On the other hand, EVs require far fewer, and in some cases, entirely different parts – an industrial transition that will put unprepared parts firms and workers in jeopardy. Canada needs a forward-looking investment strategy in local supply chains to ensure parts workers fully benefit from this historic EV shift.

Unifor in the Independent Auto Parts Industry

Select Unifor Employers

Approx. # Members

Magna

2,000

Flex-N-Gate

1,000

Ventra

800

Autoneum

650

Synchreon

600

Woodbridge Foam

600

 

Unifor’s 17,000 auto parts members make up 5% of total union membership spread across more than 100 bargaining units of all sizes. Union density in Canada’s auto parts sector is currently less than half that found in auto assembly. It may be for this (and other) reasons that both wage levels and wage growth in this industry tend to trail auto assembly plants – although Unifor’s recent strategic, pattern bargaining efforts in this sector are showing positive results.

Approximately 95% of Unifor’s auto parts members live and work in Ontario, with the remaining members located in Quebec. However, the industry is comprised of many small and medium-sized firms, and the five largest Unifor employers account for just one-third of sectoral membership.

Moving Forward: Developing the Independent Auto Parts Industry

 One of the surest ways to secure work in the Canadian auto parts sector is to locate nearby vehicle assembly and powertrain production. Thankfully, and following years of production losses and dwindling manufacturing capacity, the Canadian auto sector is primed for a rebound – starting with the return of truck assembly to Oshawa (resulting in thousands of auto parts jobs returning as well). Forecasted growth in vehicle assembly throughout the Great Lakes Region, including places like Michigan and Ohio, and stricter North American content trade rules under CUSMA, bodes well for Canadian parts suppliers too.

However, effectively developing the auto parts sector requires more than just chasing the tailwinds of auto assembly. Auto parts is lucrative business, and a critical part of what is already a sophisticated, industrial supply chain. Governments must seek out advanced, next-generation auto parts investments with the same fervor as new vehicle mandates and battery cell factories, especially those lucrative parts in electric and connected vehicles – e-motors, axles, power electronics, inverters and converters to name a few.

It also requires a laser-focus on strategies to synchronize investment attraction with job transitions and skills upgrading. EVs will come to dominate the passenger vehicle market in North America in the next 15-20 years. Without a proactive strategy to identify at-risk Canadian-built parts (those destined for obsolescence) and provide transition supports to both workers and firms (including connecting parts-makers to the wider EV ecosystem), Canada will fail to capture a key piece of the future industry. 
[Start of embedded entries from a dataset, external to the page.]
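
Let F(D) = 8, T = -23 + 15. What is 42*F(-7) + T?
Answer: 328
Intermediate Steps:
T = -8
42*F(-7) + T = 42*8 - 8 = 336 - 8 = 328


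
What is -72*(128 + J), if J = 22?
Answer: -10800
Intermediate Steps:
-72*(128 + J) = -72*(128 + 22) = -72*150 = -10800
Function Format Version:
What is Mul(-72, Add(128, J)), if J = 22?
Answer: -10800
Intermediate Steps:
Mul(-72, Add(128, J)) = Mul(-72, Add(128, 22)) = Mul(-72, 150) = -10800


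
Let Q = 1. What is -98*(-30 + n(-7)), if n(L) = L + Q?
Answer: 3528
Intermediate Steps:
n(L) = 1 + L (n(L) = L + 1 = 1 + L)
-98*(-30 + n(-7)) = -98*(-30 + (1 - 7)) = -98*(-30 - 6) = -98*(-36) = 3528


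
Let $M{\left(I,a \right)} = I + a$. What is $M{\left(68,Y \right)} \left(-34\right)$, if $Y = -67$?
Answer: $-34$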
To ensure that sector development helps build more good jobs, governments must also enable more coordinated and broad-based bargaining strategies – expanding collective agreement coverage to more parts workers and universalizing work standards. 

Major Sector Development Issues

  • Establish a comprehensive auto industry strategy that, in part, focuses investment attraction on advanced component parts, in addition to vehicle assembly mandates.
  • Undertake a comprehensive, nation-wide risk assessment of the auto parts sector and coordinate on transition supports.
  • Develop a comprehensive national skills inventory and enhanced labour market adjustment supports to protect jobs for auto parts workers.
  • Organize more auto parts workers to achieve a critical mass of union shops in the sector, and enable innovative broad-based bargaining models to expand union coverage, and raise work standards.
  • Address persistent auto parts trade imbalances with the United States, Mexico and offshore producers.